On Thursday Nov. 16th NYC Mayor Eric Adams announced his budget cuts to a variety of NYC services due to a lack of federal financial assistance in the ongoing migrant crisis. In the statement made by Adams he highlighted that there would be budget cuts made across city services in order to bridge the gap in next year’s budgets. According to Adams the migrant crisis is estimated to cost close to eleven billion dollars over the course of the next two years however next year’s budget has an estimated seven billion dollar deficit; Adams cuts are supposed to eliminate or at least elevate that gap.
These cuts include bringing the NYC Police Department to 29,000 officers, the lowest number of officers since the 80’s as well as implementing a police hiring freeze. Adams has also announced his plan to cut funding to NYC’s department of education by around one billion over the course of next two years. Libraries too will receive budget cuts in the coming year with various library staff/administration noting that “without sufficient funding, we cannot sustain our current levels of service, and any further cuts to the libraries’ budgets will, unfortunately, result in deeper service impacts.” In response to criticism and pushback Adams has maintained that he is not to blame noting, “Don’t blame me. Blame D.C.” While announcing his planned budget cuts for the next fiscal year Adams stated that “Without significant and timely support we need from Washington D.C., today’s budget will be only the beginning.”
Despite Adam’s claims that D.C. is to blame for these new budgets, on Nov 2. just before Adam’s was supposed to speak to White House officials, news broke that the FBI had raided Adam’s chief of fundraising Brianna Suggs’ home. Adams immediately flew back to NYC abandoning the meeting’s with White House officials where he was supposed to talk about and figure out a plan to deal with the ongoing migrant crisis in NYC.

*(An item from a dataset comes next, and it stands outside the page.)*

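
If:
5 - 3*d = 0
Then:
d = 5/3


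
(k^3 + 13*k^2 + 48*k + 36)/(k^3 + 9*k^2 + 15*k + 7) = (k^2 + 12*k + 36)/(k^2 + 8*k + 7)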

NYC Comptroller Brad Lander, responsible for auditing the finances of city agencies and services, opposed Adam’s position and the budget cuts in a statement saying that Adams needs to continue to fight for federal funding and needs to “stop suggesting that asylum seekers are the reason for severe cuts” noting that much of the gaps in budgeting “already existed.”
A day before announcing his planned budget cuts Adams along with NYC school officials came together to celebrate the increase in student enrollment, which comes as a result of the growing number of migrants in the city. NYC Public School officials have come out against these budget cuts emphasizing that they are coming at a time when schools need resources to recover from the pandemic, school closures, as well as the increase in students enrolled in NYC public schools. The President of the United Federation of Teachers, Michael Mulgrew emphasized that around forty three percent of schools across the city would be forced to make budget cuts and that schools would be “needlessly damaged.”